Je roule à petite allure et tente de discerner tout ce qui pourrait possiblement être un piège ou un homme, une voiture… J’espère tellement que Pavel n’a pas posté un autre type à quelques kilomètres de son fidèle serviteur Invgar. Théo a à la fois tort et raison à son sujet. Comme moi, Invgar a été obligé de rejoindre la Mafia. Sauf que lui n’a jamais montré aucun remords à s’y trouver. J’entends bien qu’on se forge une carapace, un faciès de gros dur pour ne pas dévoiler ses faiblesses. Mais lui… J’ai déjà eu l’occasion de le voir torturer un enfoiré qui ne méritait pas moins que ça, et il y prenait un plaisir monstre. La seule raison pour laquelle je ne l’ai pas achevé, c’est parce que Théo était là et que j’ai eu un seconde de lucidité. Bon, peut-être aussi que j’ai pensé à ses trois gamines qui n’ont pas demandé à perdre leur père. Quoique je me demande si elles ne seraient pas mieux sans lui.

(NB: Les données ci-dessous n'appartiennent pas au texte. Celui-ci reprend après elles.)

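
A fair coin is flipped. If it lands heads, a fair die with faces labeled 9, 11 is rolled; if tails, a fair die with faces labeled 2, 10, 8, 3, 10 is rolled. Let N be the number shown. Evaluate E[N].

83/10

E[N | heads] = (9+11)/2 = 10.
E[N | tails] = (2+10+8+3+10)/5 = 33/5.
By the law of total expectation,
E[N] = (1/2)·(10) + (1/2)·(33/5) = 83/10.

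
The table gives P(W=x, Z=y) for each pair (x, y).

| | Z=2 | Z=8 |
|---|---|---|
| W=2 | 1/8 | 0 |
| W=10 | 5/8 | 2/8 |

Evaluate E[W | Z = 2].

26/3

P(Z = 2) = 3/4.
Σ W·P over the event = 2·(1/8) + 10·(5/8) = 13/2.
E[W | Z = 2] = (13/2) / (3/4) = 26/3.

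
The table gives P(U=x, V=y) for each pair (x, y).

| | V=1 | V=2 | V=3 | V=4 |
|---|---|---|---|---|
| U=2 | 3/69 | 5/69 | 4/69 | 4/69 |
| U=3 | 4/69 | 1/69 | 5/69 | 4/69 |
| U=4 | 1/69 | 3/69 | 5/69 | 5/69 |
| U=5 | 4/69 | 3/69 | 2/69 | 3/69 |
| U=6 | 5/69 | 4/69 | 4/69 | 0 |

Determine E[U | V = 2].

4

P(V = 2) = 16/69.
Σ U·P over the event = 2·(5/69) + 3·(1/69) + 4·(3/69) + 5·(3/69) + 6·(4/69) = 64/69.
E[U | V = 2] = (64/69) / (16/69) = 4.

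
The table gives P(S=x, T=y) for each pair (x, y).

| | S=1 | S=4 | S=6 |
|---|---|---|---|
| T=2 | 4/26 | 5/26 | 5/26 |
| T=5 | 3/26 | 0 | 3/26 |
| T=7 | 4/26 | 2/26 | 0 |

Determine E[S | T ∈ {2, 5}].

P(T ∈ {2, 5}) = 10/13.
Σ S·P over the event = 1·(4/26) + 1·(3/26) + 4·(5/26) + 6·(5/26) + 6·(3/26) = 75/26.
E[S | T ∈ {2, 5}] = (75/26) / (10/13) = 15/4.

15/4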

Théo ne dit rien à mes côtés, et je ne sais pas trop si c’est pour se concentrer sur la route également ou s’il digère ma façon d’être de tout à l’heure. J’ai beau vouloir une vie ordinaire, je n’ai pas été une femme normale de ma vie. Ado, ça passait, même si j’avais déjà tendance à me battre à l’école. Je défendais Suzie alors qu’lle était plus âgée que moi, contre une bande de petits cons et de petites dindes qui la harcelaient suite à une photo d’elle dénudée que son premier mec avait balancée quand elle l’a largué. Lui aussi a pris cher, d’ailleurs, et je me dis que j’aurais sans doute fini délinquante si je n’étais pas retournée en Russie. Bon… mafieuse, ce n’est pas mieux, je le conçois. Mais je n’ai pas arnaqué que des types biens. Il y avait aussi des salauds.

— Merde, grimacé-je en voyant de la lumière dans le rétroviseur. On n’est pas seuls sur la route.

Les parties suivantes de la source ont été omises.